Concrete countertops are extremely durable and resistant to chips and scratches, although you will need to seal them to avoid cracks and stains, as concrete is a porous material. Concrete countertops are perfect for industrial-style homes, as well as ultra-modern, ranch-style homes, or homes with large open kitchen spaces, as the heavy material certainly makes a statement. Tried and true, granite remains one of the most popular and desirable countertops for homebuyers. This beautiful natural stone is extremely durable.
Granite is hard, scratch-resistant and performs well in heat. The material is porous and subject to staining if the countertop is not sealed. In addition to the sealant, granite countertops are virtually maintenance free. They also come in thousands of different natural colors and styles, making it easy to adapt to the style of your kitchen.
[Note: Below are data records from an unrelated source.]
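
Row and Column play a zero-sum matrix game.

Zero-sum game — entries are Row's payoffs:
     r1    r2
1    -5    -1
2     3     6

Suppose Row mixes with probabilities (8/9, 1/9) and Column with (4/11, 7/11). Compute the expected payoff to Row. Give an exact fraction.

Against (4/11, 7/11), each row's expected payoff is 1: -27/11; 2: 54/11.
Taking the (8/9, 1/9)-weighted average: (8/9)·(-27/11) + (1/9)·(54/11) = -18/11.

-18/11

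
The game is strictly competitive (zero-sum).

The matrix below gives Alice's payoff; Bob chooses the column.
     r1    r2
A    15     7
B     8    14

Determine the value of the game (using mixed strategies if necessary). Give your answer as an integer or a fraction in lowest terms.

11

Row minima are 7 and 8, so Alice's maximin is 8; column maxima are 15 and 14, so Bob's minimax is 14. These differ, so the equilibrium is in mixed strategies.
Let Alice play A with probability p. Bob is indifferent when 15p + 8(1−p) = 7p + 14(1−p), giving p = 3/7.
Let Bob play r1 with probability q. Alice is indifferent when 15q + 7(1−q) = 8q + 14(1−q), giving q = 1/2.
The value is 15·(1/2) + (7)·(1/2) = 11.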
In fact, granite countertops go well in most home styles, from traditional and modern designs to colonial and Tudor architecture. Granite always adds a bit of elegance and luxury to any kitchen. Similarly, the kitchen sink, faucet, and dashboard should match the style and look of the overall countertop remodel. Quartz countertops are expensive, but when you consider the advantages, quartz countertops are relatively good value.
As popular as quartz was in Europe, laminate was the predominant material on countertops in American kitchens. Choosing the right material for the kitchen countertop involves a lot of simple personal preferences, deciding what kind of look appeals to you. Kitchen lovers in Italy and across Europe made quartz countertops a big deal in the early 1960s. A sleek kitchen updated with the latest appliances and fixtures attracts more shoppers than those with dated floors and stripped Formica countertops.
It can be a great countertop in the right kitchen decor, but it can put off potential buyers who do not have a trend-conscious attitude. Once you have determined if your countertops are worth upgrading or not, you should be aware of the various types of countertop options, their pricing, and the maintenance required. To determine which countertop material is best for your kitchen (and your budget), there are some specific questions you should ask yourself when considering a natural or manufactured stone. Ask the countertop contractor you work with to suggest types and styles of countertops that look more timeless.
Granite is a must-have on many buyers' lists and it certainly makes your kitchen more attractive than one with dated countertops. You can buy quartz countertops that resemble natural limestone, marble or granite, all popular countertop materials. If you want a kitchen countertop that requires minimal maintenance, then quartz may be the best option for you. A quartz countertop can increase the value of your home, but only if the countertops and the entire house are in excellent condition.